Dans son métier de menuisier, Gabriel avait indéniablement un talent. Mais ses phases de travail alternaient entre énergie et vides. Indubitablement, la bipolarité est dans son portrait, comme il est dans le mien ou celui de maman. Des phases hyperactives, et d'autres à la mollesse. Mais cela n'excuse pas tout ! Un trouble de l'humeur est une chose, la perversité morale en est une autre.

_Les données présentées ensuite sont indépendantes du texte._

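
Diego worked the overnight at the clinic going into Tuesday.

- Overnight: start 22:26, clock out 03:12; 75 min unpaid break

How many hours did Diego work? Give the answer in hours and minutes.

3 h 31 min

Overnight: 22:26 → midnight = 1 h 34 min; midnight → 03:12 = 3 h 12 min; span 4 h 46 min; less 75 min break → 3 h 31 min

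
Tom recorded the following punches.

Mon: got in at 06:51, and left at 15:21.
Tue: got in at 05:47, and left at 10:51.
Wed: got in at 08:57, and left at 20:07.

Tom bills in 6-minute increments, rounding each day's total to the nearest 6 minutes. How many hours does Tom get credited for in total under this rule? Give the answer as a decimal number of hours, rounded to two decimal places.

Mon: 06:51–15:21 = 8 h 30 min → rounds to 8 h 30 min
Tue: 05:47–10:51 = 5 h 4 min → rounds to 5 h 6 min
Wed: 08:57–20:07 = 11 h 10 min → rounds to 11 h 12 min
Total credited: 24 h 48 min.

24.80 hours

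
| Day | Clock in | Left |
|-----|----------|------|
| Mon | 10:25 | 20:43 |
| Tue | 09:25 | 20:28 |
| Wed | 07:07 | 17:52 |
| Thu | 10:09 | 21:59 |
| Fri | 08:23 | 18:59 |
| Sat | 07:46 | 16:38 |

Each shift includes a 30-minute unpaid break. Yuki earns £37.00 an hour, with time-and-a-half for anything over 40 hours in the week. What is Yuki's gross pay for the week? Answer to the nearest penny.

Mon: 10:25–20:43 = 10 h 18 min; less 30 min break → 9 h 48 min
Tue: 09:25–20:28 = 11 h 3 min; less 30 min break → 10 h 33 min
Wed: 07:07–17:52 = 10 h 45 min; less 30 min break → 10 h 15 min
Thu: 10:09–21:59 = 11 h 50 min; less 30 min break → 11 h 20 min
Fri: 08:23–18:59 = 10 h 36 min; less 30 min break → 10 h 6 min
Sat: 07:46–16:38 = 8 h 52 min; less 30 min break → 8 h 22 min
Total worked: 60 h 24 min = 3624 min.
Regular 40 h 0 min = 2400 min at £37.00/h; overtime 20 h 24 min = 1224 min at £55.50/h.
Pay = (2400 × £37.00 + 1224 × £55.50) ÷ 60 = £2612.20.

£2612.20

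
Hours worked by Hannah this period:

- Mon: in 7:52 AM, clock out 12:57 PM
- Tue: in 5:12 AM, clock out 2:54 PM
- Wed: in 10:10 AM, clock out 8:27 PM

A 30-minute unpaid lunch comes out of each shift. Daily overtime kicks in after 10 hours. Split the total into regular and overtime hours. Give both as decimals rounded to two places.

Regular 23.57 hours, overtime 0.00 hours

Mon: 7:52 AM–12:57 PM = 5 h 5 min; less 30 min break → 4 h 35 min
Tue: 5:12 AM–2:54 PM = 9 h 42 min; less 30 min break → 9 h 12 min
Wed: 10:10 AM–8:27 PM = 10 h 17 min; less 30 min break → 9 h 47 min
Mon reg 4 h 35 min / OT 0 h 0 min; Tue reg 9 h 12 min / OT 0 h 0 min; Wed reg 9 h 47 min / OT 0 h 0 min.
Totals: regular 23 h 34 min, overtime 0 h 0 min.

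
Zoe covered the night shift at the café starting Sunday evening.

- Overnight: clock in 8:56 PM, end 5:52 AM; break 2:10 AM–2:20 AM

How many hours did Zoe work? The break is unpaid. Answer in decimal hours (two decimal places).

8.77 hours

Overnight: 8:56 PM → midnight = 3 h 4 min; midnight → 5:52 AM = 5 h 52 min; span 8 h 56 min; less 10 min break → 8 h 46 min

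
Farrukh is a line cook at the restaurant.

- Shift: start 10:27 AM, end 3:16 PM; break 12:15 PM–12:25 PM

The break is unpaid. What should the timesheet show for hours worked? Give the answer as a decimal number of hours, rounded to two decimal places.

Shift: 10:27 AM–3:16 PM = 4 h 49 min; less 10 min break → 4 h 39 min

4.65 hours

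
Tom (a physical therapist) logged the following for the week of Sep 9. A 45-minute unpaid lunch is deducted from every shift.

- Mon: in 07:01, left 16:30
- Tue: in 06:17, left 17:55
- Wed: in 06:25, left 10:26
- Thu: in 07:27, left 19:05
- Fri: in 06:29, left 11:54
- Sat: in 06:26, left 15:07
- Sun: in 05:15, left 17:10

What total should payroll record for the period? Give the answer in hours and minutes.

57 h 32 min

Mon: 07:01–16:30 = 9 h 29 min; less 45 min break → 8 h 44 min
Tue: 06:17–17:55 = 11 h 38 min; less 45 min break → 10 h 53 min
Wed: 06:25–10:26 = 4 h 1 min; less 45 min break → 3 h 16 min
Thu: 07:27–19:05 = 11 h 38 min; less 45 min break → 10 h 53 min
Fri: 06:29–11:54 = 5 h 25 min; less 45 min break → 4 h 40 min
Sat: 06:26–15:07 = 8 h 41 min; less 45 min break → 7 h 56 min
Sun: 05:15–17:10 = 11 h 55 min; less 45 min break → 11 h 10 min
Total: 8 h 44 min + 10 h 53 min + 3 h 16 min + 10 h 53 min + 4 h 40 min + 7 h 56 min + 11 h 10 min = 57 h 32 min.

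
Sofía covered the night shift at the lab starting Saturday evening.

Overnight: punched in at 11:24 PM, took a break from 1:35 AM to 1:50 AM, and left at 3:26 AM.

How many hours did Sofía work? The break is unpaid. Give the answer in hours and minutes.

Overnight: 11:24 PM → midnight = 0 h 36 min; midnight → 3:26 AM = 3 h 26 min; span 4 h 2 min; less 15 min break → 3 h 47 min

3 h 47 min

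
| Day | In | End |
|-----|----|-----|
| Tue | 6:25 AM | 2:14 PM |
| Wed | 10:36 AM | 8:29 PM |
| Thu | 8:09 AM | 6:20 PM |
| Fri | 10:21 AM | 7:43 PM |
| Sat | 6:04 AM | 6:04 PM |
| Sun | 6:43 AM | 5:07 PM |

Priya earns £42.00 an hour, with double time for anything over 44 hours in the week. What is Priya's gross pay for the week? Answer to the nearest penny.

Tue: 6:25 AM–2:14 PM = 7 h 49 min
Wed: 10:36 AM–8:29 PM = 9 h 53 min
Thu: 8:09 AM–6:20 PM = 10 h 11 min
Fri: 10:21 AM–7:43 PM = 9 h 22 min
Sat: 6:04 AM–6:04 PM = 12 h 0 min
Sun: 6:43 AM–5:07 PM = 10 h 24 min
Total worked: 59 h 39 min = 3579 min.
Regular 44 h 0 min = 2640 min at £42.00/h; overtime 15 h 39 min = 939 min at £84.00/h.
Pay = (2640 × £42.00 + 939 × £84.00) ÷ 60 = £3162.60.

£3162.60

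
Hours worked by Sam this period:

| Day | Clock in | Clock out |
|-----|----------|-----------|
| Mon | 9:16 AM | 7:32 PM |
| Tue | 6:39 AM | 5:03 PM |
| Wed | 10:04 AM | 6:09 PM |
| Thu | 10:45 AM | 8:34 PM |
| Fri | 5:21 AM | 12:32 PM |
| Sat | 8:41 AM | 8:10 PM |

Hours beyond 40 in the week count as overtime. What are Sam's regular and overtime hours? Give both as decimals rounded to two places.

Mon: 9:16 AM–7:32 PM = 10 h 16 min
Tue: 6:39 AM–5:03 PM = 10 h 24 min
Wed: 10:04 AM–6:09 PM = 8 h 5 min
Thu: 10:45 AM–8:34 PM = 9 h 49 min
Fri: 5:21 AM–12:32 PM = 7 h 11 min
Sat: 8:41 AM–8:10 PM = 11 h 29 min
Total worked: 57 h 14 min = 57.23 h.
Threshold 40 h → overtime 17 h 14 min, regular 40 h 0 min.

Regular 40.00 hours, overtime 17.23 hours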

S'il m'est accordé d'avoir un étrange caractère, que dire de celui de Gabriel ? De tout mes souvenirs de lui, il n'y en a pas un qui soit marqué par le plaisir partagé. J'ai essayé pourtant, à ma vingtaine d'aller le voir. Le propos qu'il me tint était déconcertant. M'attribuant le mérite d'avoir su manipuler mes parents, c'était une bien étrange vision. Le calcul et la manipulation ne sont pas au nombre ni de mon arc, ni de mes arpèges. Je n'ai jamais cherché à semer la discorde, lui préférant autant qu'il m'est possible les accords. Je préfère l'harmonieuse musique aux cris stridents qui tendent ma propre corde. Je n'ai pas réagi à cette déclaration. Nous en restâmes là. Et par la suite, quand mon homosexualité fut dévoilée, nos relations furent définitivement fermées. Ses jugements insultants m'enfermèrent à jamais au nombre des infréquentables. De lui aussi, je sais les mots insanes qui sont sortis de sa bouche pour me qualifier. Inutile de les redire. Ma coupe en est pleine. Gabriel a au moins avec Paule ou son époux ce point commun de juger ma sexualité comme une monstruosité. Soit ! Dont acte. Qu'il passe mon chemin, je n'ai plus rien à lui dire !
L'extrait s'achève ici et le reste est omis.